6. Gooey Stuff. Also known as bloody show; there is usually one at around 2-3 cm dilation, and it can happen during the beginning of labor or a few days beforehand. Sometimes it’s hard to know what is or isn’t a show, since during the days before labor the amount of vaginal mucus increases in preparation and this can be confusing. A show is up to a couple of tablespoons in quantity, so quite a lot. It can be clear, but is usually streaked with pink, brown, or bright blood. If there is more than a couple of tablespoons of blood then you do need to go into the hospital to make sure the placenta is not detaching, but if there is just a bit and then it stops, then it is just show. There is a SECOND show at around 8 cm dilation. This second show means that birth is near.

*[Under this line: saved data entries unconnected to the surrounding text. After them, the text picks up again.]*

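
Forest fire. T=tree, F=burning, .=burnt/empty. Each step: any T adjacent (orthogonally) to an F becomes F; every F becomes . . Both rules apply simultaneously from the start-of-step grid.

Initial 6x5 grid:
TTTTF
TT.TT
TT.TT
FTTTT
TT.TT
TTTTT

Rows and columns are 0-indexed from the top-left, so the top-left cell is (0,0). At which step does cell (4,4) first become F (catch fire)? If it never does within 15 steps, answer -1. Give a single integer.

Step 1: cell (4,4)='T' (+5 fires, +2 burnt)
Step 2: cell (4,4)='T' (+8 fires, +5 burnt)
Step 3: cell (4,4)='T' (+7 fires, +8 burnt)
Step 4: cell (4,4)='F' (+3 fires, +7 burnt)
  -> target ignites at step 4
Step 5: cell (4,4)='.' (+2 fires, +3 burnt)
Step 6: cell (4,4)='.' (+0 fires, +2 burnt)
  fire out at step 6

4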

7. Opening of the Back. This is at the spot where your birth partner has been doing lower back massage, at the area above the tailbone. It is a smaller than palm-sized, rather kite-shaped area that bulges out during pushing. At this point you’ve waited too long to go into hospital, and you need to refer to my other post, 4 rules of what to do when delivering a baby!

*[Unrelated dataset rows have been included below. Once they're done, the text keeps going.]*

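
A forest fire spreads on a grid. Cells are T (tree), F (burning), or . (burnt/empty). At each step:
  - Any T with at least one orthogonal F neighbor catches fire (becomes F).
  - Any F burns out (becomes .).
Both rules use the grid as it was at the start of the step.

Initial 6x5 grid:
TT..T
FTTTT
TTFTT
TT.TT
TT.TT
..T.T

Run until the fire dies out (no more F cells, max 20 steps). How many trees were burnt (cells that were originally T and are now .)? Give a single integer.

Answer: 20

Derivation:
Step 1: +6 fires, +2 burnt (F count now 6)
Step 2: +6 fires, +6 burnt (F count now 6)
Step 3: +5 fires, +6 burnt (F count now 5)
Step 4: +2 fires, +5 burnt (F count now 2)
Step 5: +1 fires, +2 burnt (F count now 1)
Step 6: +0 fires, +1 burnt (F count now 0)
Fire out after step 6
Initially T: 21, now '.': 29
Total burnt (originally-T cells now '.'): 20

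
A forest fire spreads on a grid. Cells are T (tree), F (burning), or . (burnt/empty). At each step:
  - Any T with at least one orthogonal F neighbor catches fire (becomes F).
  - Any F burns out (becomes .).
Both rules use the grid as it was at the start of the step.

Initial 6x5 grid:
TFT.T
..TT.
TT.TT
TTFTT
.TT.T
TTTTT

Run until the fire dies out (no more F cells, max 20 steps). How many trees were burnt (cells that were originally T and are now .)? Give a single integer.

Step 1: +5 fires, +2 burnt (F count now 5)
Step 2: +7 fires, +5 burnt (F count now 7)
Step 3: +6 fires, +7 burnt (F count now 6)
Step 4: +2 fires, +6 burnt (F count now 2)
Step 5: +0 fires, +2 burnt (F count now 0)
Fire out after step 5
Initially T: 21, now '.': 29
Total burnt (originally-T cells now '.'): 20

Answer: 20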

8. Check yourself. Okay, so technically this one is an internal check, but it done by YOU. You don’t have to announce the results or write them down: it is not an exam. To me it’s obvious that as the owner of your body, you have more of a right than anyone else to feel comfortable with it and understand how it works. It helps to get to know what your own cervix feels like from early on in your pregnancy, if not before, and then to keep a regular check on what feels normal. If you do this through out your pregnancy you will keep your flexibility into the 9th month. Check out the Web site My Beautiful Cervix to see photos and descriptions of what a cervix should feel like. At 1 cm you can fit the tip of one finger inside. Use a ruler to practice discerning how many centimeters dilation feels like, measuring with your pointer and middle finger. NOTE: Always, always, always wash your hands thoroughly beforehand, up to the elbows, for 4 minutes at least. Do not assess your own dilation after your waters have broken.